La liberté d'expression est extrêmement importante et ne doit pas être limitée par la sensibilité. Nous avons la liberté d'offenser. Cela arrive que nous vexions des personnes, que nous attaquions leur sensibilité. Mais les blagues sur les minorités, c'est beaucoup plus que les vexer ou les offenser : c'est nier leur existence, c'est les hiérarchiser.
Sandra Laugierà franceinfo
Prenons la récente polémique autour du blackface d'Antoine Griezmann pour se déguiser en joueur des Harlem Globetrotters. Le footballeur a défendu un "hommage", démentant toute intention raciste. Que lui répondez-vous ?
Certes, ceux qui disent ça ne sont pas forcément mal intentionnés et racistes. Mais il y a évidemment une dimension raciste dans cette pratique. Je ne vois pas de Noirs se déguiser en Blancs. Le blackface, c'est une manière de s'approprier des traits de la culture noire, comme si cette culture était seulement déterminée par quelques éléments. Ce n'est pas du tout "juste pour rigoler". C'est une tradition liée à l'époque de la ségrégation, à une véritable volonté de ridiculiser, de déposséder encore plus les Noirs.

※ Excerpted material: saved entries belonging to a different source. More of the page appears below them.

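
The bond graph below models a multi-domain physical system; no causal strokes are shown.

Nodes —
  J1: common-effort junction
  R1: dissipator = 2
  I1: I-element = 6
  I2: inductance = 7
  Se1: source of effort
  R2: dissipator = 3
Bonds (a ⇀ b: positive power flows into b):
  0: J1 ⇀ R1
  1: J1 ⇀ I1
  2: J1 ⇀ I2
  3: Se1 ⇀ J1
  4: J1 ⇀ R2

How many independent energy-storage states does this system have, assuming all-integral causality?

β3 →J1  (Se1 fixes effort; stroke away)
β0 →R1  (J1 effort already set via bond 3)
β1 →I1  (J1: bond 3 brought effort, rest push out)
β2 →I2  (0-jn J1 has e-setter on 3)
β4 →R2  (J1 effort already set via bond 3)

2  (I1, I2 all integral)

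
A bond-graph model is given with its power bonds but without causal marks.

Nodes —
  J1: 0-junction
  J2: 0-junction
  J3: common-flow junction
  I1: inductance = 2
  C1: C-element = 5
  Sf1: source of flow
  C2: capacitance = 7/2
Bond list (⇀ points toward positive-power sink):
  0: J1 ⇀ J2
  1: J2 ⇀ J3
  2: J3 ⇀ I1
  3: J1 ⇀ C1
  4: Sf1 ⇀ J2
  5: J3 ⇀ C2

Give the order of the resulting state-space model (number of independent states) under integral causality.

β4 |Sf1  (source Sf1 imposes f)
β2 |I1  (I1 outputs flow p/I1)
β1 |J3  (J3: bond 2 brought flow, rest push out)
β5 |J3  (J3 flow already set via bond 2)
β0 |J2  (closing 0-jn rule on J2)
β3 |J1  (J1 needs exactly one e-in)

3  (C1, C2, I1 all integral)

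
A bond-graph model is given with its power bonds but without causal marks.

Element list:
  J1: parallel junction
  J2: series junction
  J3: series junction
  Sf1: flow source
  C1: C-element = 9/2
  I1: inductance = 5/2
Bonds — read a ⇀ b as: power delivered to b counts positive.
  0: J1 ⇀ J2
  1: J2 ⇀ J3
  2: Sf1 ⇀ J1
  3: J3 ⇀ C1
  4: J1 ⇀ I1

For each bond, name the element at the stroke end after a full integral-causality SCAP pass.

#0 stroke at J1
#1 stroke at J2
#2 stroke at Sf1
#3 stroke at J3
#4 stroke at I1

bond 2 stroke→Sf1  (Sf1 fixes flow; stroke at Sf1)
bond 3 stroke→J3  (C1 integral (e out))
bond 1 stroke→J2  (closing 1-jn rule on J3)
bond 0 stroke→J1  (J2 needs exactly one f-in)
bond 4 stroke→I1  (common-e at J1 fixed by 0)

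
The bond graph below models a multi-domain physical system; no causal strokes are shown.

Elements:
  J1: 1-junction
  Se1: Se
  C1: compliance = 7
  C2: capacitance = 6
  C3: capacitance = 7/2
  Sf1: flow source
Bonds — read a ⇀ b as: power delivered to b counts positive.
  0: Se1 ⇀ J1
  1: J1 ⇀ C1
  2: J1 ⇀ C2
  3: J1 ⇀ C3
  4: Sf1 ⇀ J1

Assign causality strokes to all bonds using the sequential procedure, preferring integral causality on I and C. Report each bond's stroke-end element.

bond 0 stroke at J1
bond 1 stroke at J1
bond 2 stroke at J1
bond 3 stroke at J1
bond 4 stroke at Sf1

β0 |J1  (Se1: effort source, stroke at far end)
β4 |Sf1  (Sf1 fixes flow; stroke at Sf1)
β1 |J1  (J1: bond 4 brought flow, rest push out)
β2 |J1  (common-f at J1 fixed by 4)
β3 |J1  (1-jn J1 has f-setter on 4)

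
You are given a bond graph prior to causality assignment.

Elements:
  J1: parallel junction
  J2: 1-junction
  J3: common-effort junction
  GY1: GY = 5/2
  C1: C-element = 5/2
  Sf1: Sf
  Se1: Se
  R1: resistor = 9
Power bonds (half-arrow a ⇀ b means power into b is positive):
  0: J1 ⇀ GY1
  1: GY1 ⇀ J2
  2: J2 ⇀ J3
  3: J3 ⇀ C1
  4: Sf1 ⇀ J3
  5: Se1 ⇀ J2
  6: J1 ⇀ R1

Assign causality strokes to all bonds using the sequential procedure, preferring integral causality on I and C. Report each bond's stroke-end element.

bond 4 stroke at Sf1  (Sf1: flow source, stroke at near end)
bond 5 stroke at J2  (Se1: effort source, stroke at far end)
bond 3 stroke at J3  (C1: C, integral causality)
bond 2 stroke at J2  (J3 effort already set via bond 3)
bond 1 stroke at GY1  (J2: last free bond brings flow in)
bond 0 stroke at GY1  (GY1 both-in/both-out from 1)
bond 6 stroke at J1  (only one effort-in slot at J1)

#0 →GY1
#1 →GY1
#2 →J2
#3 →J3
#4 →Sf1
#5 →J2
#6 →J1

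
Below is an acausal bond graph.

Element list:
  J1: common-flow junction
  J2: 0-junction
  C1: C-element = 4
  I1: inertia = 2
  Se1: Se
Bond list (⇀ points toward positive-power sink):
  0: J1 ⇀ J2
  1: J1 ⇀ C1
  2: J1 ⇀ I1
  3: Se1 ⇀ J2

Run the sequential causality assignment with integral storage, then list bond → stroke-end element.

β0 stroke→J1
β1 stroke→J1
β2 stroke→I1
β3 stroke→J2

β3 stroke at J2  (source Se1 imposes e)
β0 stroke at J1  (0-jn J2 has e-setter on 3)
β1 stroke at J1  (C1: C, integral causality)
β2 stroke at I1  (only one flow-in slot at J1)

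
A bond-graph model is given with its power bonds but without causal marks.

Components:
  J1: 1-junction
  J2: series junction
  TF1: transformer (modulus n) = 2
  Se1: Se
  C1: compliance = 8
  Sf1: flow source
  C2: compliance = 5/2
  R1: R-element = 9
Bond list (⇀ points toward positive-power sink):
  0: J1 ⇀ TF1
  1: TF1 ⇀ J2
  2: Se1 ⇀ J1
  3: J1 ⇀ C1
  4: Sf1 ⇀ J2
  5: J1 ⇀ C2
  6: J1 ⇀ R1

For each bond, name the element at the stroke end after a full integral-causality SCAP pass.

#2 →J1  (source Se1 imposes e)
#4 →Sf1  (Sf1: flow source, stroke at near end)
#1 →J2  (J2: bond 4 brought flow, rest push out)
#0 →TF1  (TF1 one-in-one-out from 1)
#3 →J1  (J1 flow already set via bond 0)
#5 →J1  (J1 flow already set via bond 0)
#6 →J1  (J1: bond 0 brought flow, rest push out)

β0 |TF1
β1 |J2
β2 |J1
β3 |J1
β4 |Sf1
β5 |J1
β6 |J1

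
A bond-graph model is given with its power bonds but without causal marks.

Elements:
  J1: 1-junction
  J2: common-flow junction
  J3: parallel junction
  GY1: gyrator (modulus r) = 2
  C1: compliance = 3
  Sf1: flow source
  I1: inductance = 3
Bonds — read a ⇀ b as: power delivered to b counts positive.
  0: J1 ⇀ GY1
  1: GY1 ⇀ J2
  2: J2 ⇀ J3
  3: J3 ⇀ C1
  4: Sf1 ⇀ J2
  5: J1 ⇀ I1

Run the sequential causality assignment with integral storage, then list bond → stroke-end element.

#0 stroke→J1
#1 stroke→J2
#2 stroke→J2
#3 stroke→J3
#4 stroke→Sf1
#5 stroke→I1

b4 stroke→Sf1  (Sf1 (Sf) sets flow on bond)
b1 stroke→J2  (J2: bond 4 brought flow, rest push out)
b2 stroke→J2  (J2 flow already set via bond 4)
b3 stroke→J3  (closing 0-jn rule on J3)
b0 stroke→J1  (GY GY1: same side as bond 1)
b5 stroke→I1  (only one flow-in slot at J1)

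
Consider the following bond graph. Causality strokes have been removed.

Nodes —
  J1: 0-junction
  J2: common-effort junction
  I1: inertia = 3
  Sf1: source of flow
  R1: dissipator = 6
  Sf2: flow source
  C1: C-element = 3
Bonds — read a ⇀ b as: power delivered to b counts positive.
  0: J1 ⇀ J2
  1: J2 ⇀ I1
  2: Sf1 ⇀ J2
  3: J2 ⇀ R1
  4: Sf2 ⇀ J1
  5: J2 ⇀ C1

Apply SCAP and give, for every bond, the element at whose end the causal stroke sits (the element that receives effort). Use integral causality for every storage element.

β2 stroke at Sf1  (Sf1 fixes flow; stroke at Sf1)
β4 stroke at Sf2  (Sf2: flow source, stroke at near end)
β0 stroke at J1  (J1 needs exactly one e-in)
β1 stroke at I1  (prefer integral on I1)
β5 stroke at J2  (C1 integral (e out))
β3 stroke at R1  (J2: bond 5 brought effort, rest push out)

b0 stroke at J1
b1 stroke at I1
b2 stroke at Sf1
b3 stroke at R1
b4 stroke at Sf2
b5 stroke at J2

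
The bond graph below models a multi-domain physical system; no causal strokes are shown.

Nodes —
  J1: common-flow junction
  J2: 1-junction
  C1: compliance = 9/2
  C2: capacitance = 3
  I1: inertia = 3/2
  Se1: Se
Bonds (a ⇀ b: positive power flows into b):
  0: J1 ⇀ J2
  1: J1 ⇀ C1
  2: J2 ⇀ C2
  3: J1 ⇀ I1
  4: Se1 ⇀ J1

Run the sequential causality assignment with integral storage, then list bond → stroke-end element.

β0 stroke→J1
β1 stroke→J1
β2 stroke→J2
β3 stroke→I1
β4 stroke→J1

#4 →J1  (Se1 fixes effort; stroke away)
#1 →J1  (prefer integral on C1)
#2 →J2  (prefer integral on C2)
#0 →J1  (closing 1-jn rule on J2)
#3 →I1  (only one flow-in slot at J1)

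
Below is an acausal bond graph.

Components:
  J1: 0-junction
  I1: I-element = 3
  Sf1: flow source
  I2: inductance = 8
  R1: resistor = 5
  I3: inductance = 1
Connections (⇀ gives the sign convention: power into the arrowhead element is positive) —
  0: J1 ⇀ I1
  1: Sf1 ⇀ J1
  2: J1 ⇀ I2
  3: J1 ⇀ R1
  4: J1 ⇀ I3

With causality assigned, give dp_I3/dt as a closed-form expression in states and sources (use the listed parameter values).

bond 1 |Sf1  (Sf1 (Sf) sets flow on bond)
bond 0 |I1  (prefer integral on I1)
bond 2 |I2  (I2 integral (f out))
bond 4 |I3  (I3 integral (f out))
bond 3 |J1  (closing 0-jn rule on J1)

dp_I3/dt = 5*F_Sf1 - 5*p_I1/3 - 5*p_I2/8 - 5*p_I3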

Y a-t-il encore une place pour la satire et la provocation, telles que pratiquées par Charlie Hebdo par exemple ?
Charlie Hebdo a brisé de nombreux tabous, sans frontières. Beaucoup de leurs unes, notamment celle sur l'affaire Weinstein, font toujours rire. Elles provoquent. Le problème, c'est que certaines unes, notamment sur l'islam, peuvent être récupérées dans des discours ouvertement racistes ou sexistes, d'autant que le journal est désormais vu comme un symbole républicain. Selon moi, Charlie a aujourd'hui une autorité morale. Il ne peut plus être uniquement vu comme de l'humour, de la dérision.
Sa récente une sur Tariq Ramadan, après les accusations de viols à son encontre, ne m'a pas choquée. Elle s'attaque non pas à l'islam, mais à une personne qui jouit d'une très grande autorité, qui a profité d'un statut privilégié pour représenter les musulmans d'une manière illégitime. Il y avait une forme de critique sociale d'une figure visible, de pouvoir. Et je suis d’accord pour qu’on fasse tomber cette figure de son piédestal.

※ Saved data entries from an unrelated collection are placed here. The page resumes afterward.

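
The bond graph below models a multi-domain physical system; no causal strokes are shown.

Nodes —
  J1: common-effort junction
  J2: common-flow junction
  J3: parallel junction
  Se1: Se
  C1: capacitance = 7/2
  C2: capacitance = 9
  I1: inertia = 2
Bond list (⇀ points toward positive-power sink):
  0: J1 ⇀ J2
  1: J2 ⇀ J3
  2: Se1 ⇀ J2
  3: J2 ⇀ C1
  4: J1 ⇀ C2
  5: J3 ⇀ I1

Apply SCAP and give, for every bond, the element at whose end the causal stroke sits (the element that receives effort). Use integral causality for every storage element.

bond 0 |J2
bond 1 |J3
bond 2 |J2
bond 3 |J2
bond 4 |J1
bond 5 |I1

#2 stroke at J2  (Se1 fixes effort; stroke away)
#3 stroke at J2  (prefer integral on C1)
#4 stroke at J1  (prefer integral on C2)
#0 stroke at J2  (common-e at J1 fixed by 4)
#1 stroke at J3  (closing 1-jn rule on J2)
#5 stroke at I1  (J3: bond 1 brought effort, rest push out)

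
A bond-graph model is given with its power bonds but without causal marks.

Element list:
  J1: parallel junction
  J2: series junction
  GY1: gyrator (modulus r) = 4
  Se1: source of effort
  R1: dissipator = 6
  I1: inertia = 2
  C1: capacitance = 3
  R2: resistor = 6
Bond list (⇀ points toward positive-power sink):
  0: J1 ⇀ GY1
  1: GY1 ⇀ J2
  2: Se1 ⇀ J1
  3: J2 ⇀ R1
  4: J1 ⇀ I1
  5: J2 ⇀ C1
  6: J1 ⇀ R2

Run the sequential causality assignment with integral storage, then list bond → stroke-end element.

β0 stroke→GY1
β1 stroke→GY1
β2 stroke→J1
β3 stroke→J2
β4 stroke→I1
β5 stroke→J2
β6 stroke→R2

bond 2 →J1  (Se1: effort source, stroke at far end)
bond 0 →GY1  (common-e at J1 fixed by 2)
bond 4 →I1  (0-jn J1 has e-setter on 2)
bond 6 →R2  (J1: bond 2 brought effort, rest push out)
bond 1 →GY1  (through GY1, causality inverts; strokes same side of GY1)
bond 3 →J2  (common-f at J2 fixed by 1)
bond 5 →J2  (J2: bond 1 brought flow, rest push out)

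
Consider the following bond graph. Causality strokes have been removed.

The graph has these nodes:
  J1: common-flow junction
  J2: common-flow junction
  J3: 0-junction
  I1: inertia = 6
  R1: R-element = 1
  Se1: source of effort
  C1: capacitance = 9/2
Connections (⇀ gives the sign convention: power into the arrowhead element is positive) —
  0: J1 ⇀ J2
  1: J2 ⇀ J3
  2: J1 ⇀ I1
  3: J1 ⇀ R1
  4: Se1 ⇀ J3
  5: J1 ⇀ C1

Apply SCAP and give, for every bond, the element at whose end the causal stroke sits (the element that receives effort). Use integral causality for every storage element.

b0 stroke at J1
b1 stroke at J2
b2 stroke at I1
b3 stroke at J1
b4 stroke at J3
b5 stroke at J1

β4 →J3  (Se1 (Se) sets effort on bond)
β1 →J2  (0-jn J3 has e-setter on 4)
β0 →J1  (only one flow-in slot at J2)
β2 →I1  (I1 outputs flow p/I1)
β3 →J1  (1-jn J1 has f-setter on 2)
β5 →J1  (common-f at J1 fixed by 2)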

Devons-nous tous remettre en question notre propre humour, redoubler d'attention sur nos paroles et nos actes ?
Je pense que chacun doit en effet faire son propre examen de conscience. Dans le cercle familial ou avec des amis, tout le monde fait des blagues. C'est là que la transformation commence : chacun doit essayer de progresser et de reconnaître que l'on n'est pas parfait. Il faut également se permettre de le faire remarquer aux autres. Il ne s'agit pas de contraindre leur liberté de parole, mais de pouvoir faire remarquer.
Il faut être dans une perspective d'évolution et de progrès : tout ce qui se passe en ce moment est un progrès conversationnel, moral, qui arrive après un progrès social. Il s'agit de l'égalité réelle. C'est le plus difficile à changer.
Sandra Laugierà franceinfo
Cet examen de conscience est-il une solution efficace pour s'approcher de l'égalité ?
Je pense que c'est forcément efficace, même si c'est indirect. Le seul moyen de faire progresser l'égalité, c'est par des mesures coercitives. L'égalité ne s'obtient que quand il y a une volonté politique d'imposer des règles. Le problème, c'est le moment où on peut l'imposer : il faut que les mentalités aient suffisamment changé pour pouvoir prendre des mesures politiques. Il faut donc des changements dans la culture, dans les conversations pour parvenir à ces mesures.